Parasitic twin to be removed from Peruvian boy’s stomach (VIDEO)

GlobalPost

A team of 13 doctors was readying to remove the parasitic twin of a 3-year-old Peruvian boy from his stomach, according to news reports.

Dr. Carlos Astocondor of the medical team at Las Mercedes Hospital in the northern port of Chiclayo said the condition was called fetus-in-fetu and happened in about one out of every 500,000 live births, according to the Associated Press.

Although rare, these cases are not unheard of. In 2008, doctors removed a 2-inch embryo from the body of a 9-year-old girl in Greece.
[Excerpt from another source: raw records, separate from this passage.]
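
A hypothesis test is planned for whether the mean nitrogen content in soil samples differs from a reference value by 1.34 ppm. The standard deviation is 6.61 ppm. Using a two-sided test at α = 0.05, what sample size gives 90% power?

256

For a one-sample z-test, n = ((z_{α/2} + z_β)·σ/δ)².
z_{α/2} = 1.960 (two-sided α = 0.05); z_β = 1.282 (power 90% → β = 0.1).
n = (3.242 × 6.61 / 1.34)² = 255.75
Round up: n = 256.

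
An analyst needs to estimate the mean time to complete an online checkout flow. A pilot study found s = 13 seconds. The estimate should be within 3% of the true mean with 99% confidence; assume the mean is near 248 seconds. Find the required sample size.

For a mean, the margin of error is E = z·σ/√n, so n = (zσ/E)².
At 99% confidence, z = 2.576.
E = 3% of 248 = 7.44 seconds.
n = (2.576 × 13 / 7.44)² = 20.26
Round up: n = 21.

21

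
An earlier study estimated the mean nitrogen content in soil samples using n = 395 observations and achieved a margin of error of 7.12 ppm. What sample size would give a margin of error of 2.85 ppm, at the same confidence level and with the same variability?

Margin of error scales as 1/√n, so n₂ = n₁·(E₁/E₂)².
n₂ = 395 × (7.12/2.85)² = 395 × 6.241 = 2465.19
Round up: n₂ = 2466.

n = 2466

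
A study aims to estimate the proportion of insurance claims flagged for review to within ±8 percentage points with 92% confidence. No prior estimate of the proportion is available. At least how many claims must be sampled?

For a proportion with margin E = 0.08 at 92% confidence, z = 1.751.
With no prior estimate, use p = 0.5, which maximizes p(1−p) at 0.25.
n = 0.25 × (z/E)² = 0.25 × (1.751/0.08)² = 119.77
Round up: n = 120.

120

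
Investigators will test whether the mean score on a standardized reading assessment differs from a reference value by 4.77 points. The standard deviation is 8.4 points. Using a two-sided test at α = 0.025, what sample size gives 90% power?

For a one-sample z-test, n = ((z_{α/2} + z_β)·σ/δ)².
z_{α/2} = 2.241 (two-sided α = 0.025); z_β = 1.282 (power 90% → β = 0.1).
n = (3.523 × 8.4 / 4.77)² = 38.49
Round up: n = 39.

39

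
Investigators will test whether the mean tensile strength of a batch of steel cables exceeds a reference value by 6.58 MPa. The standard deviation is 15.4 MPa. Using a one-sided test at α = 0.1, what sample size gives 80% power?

25

For a one-sample z-test, n = ((z_α + z_β)·σ/δ)².
z_α = 1.282 (one-sided α = 0.1); z_β = 0.842 (power 80% → β = 0.2).
n = (2.124 × 15.4 / 6.58)² = 24.71
Round up: n = 25.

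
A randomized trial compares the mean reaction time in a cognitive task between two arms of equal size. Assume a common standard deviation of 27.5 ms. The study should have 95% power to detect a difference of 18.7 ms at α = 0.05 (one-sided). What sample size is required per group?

For two equal groups, n per group = 2·((z_α + z_β)·σ/δ)².
z_α = 1.645; z_β = 1.645 (power 95%).
n = 2 × (3.290 × 27.5 / 18.7)² = 2 × 23.41 = 46.82
Round up: n = 47 per group.

47 per group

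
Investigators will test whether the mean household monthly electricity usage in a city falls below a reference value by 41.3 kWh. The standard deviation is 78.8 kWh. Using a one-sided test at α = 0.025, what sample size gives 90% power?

n = 39

For a one-sample z-test, n = ((z_α + z_β)·σ/δ)².
z_α = 1.960 (one-sided α = 0.025); z_β = 1.282 (power 90% → β = 0.1).
n = (3.242 × 78.8 / 41.3)² = 38.26
Round up: n = 39.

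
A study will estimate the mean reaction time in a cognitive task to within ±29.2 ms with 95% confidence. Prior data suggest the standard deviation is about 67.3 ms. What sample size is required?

n = 21

For a mean, the margin of error is E = z·σ/√n, so n = (zσ/E)².
At 95% confidence, z = 1.960.
n = (1.960 × 67.3 / 29.2)² = 20.41
Round up: n = 21.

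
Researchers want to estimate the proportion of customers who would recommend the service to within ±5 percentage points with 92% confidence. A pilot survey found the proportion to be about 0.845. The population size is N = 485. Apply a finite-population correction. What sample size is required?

For a proportion with margin E = 0.05 at 92% confidence, z = 1.751.
n = p̂(1−p̂)(z/E)² = 0.845 × 0.155 × (1.751/0.05)² = 160.63 — call this n₀.
Finite-population correction with N = 485: n = n₀ / (1 + (n₀−1)/N) = 160.63 / 1.329 = 120.87
Round up: n = 121.

n = 121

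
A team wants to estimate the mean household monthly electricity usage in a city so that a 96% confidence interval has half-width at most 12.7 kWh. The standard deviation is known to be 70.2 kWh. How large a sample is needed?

For a mean, the margin of error is E = z·σ/√n, so n = (zσ/E)².
At 96% confidence, z = 2.054.
n = (2.054 × 70.2 / 12.7)² = 128.90
Round up: n = 129.

129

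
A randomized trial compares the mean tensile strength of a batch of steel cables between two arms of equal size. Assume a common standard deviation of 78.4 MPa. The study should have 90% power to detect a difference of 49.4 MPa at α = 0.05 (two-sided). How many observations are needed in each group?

For two equal groups, n per group = 2·((z_{α/2} + z_β)·σ/δ)².
z_{α/2} = 1.960; z_β = 1.282 (power 90%).
n = 2 × (3.242 × 78.4 / 49.4)² = 2 × 26.47 = 52.94
Round up: n = 53 per group.

53 per group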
In 2006, doctors found a half-formed twin with limbs, genitalia, hair — even fingernails – in the swollen stomach of a 36-year-old Indian man.

In the Greek girl's case, Medical News Today reported, the girl was suffering from stomach pains and diagnosed with a tumor growing on the right side of her belly.

"They could see on the right side that her belly was swollen, but they couldn't suspect that this tumor would hide an embryo," the website quoted Larissa General Hospital's director, Lakovos Brouskelis, as saying.

After surgery to remove the twin, the girl reportedly made a full recovery.

Surgeons in Peru, meantime, said the partially formed fetus in the boys stomach weighed a pound and measured nine inches.

It had eyes, bones and hair, but did not develop a brain, lungs, heart or intestines.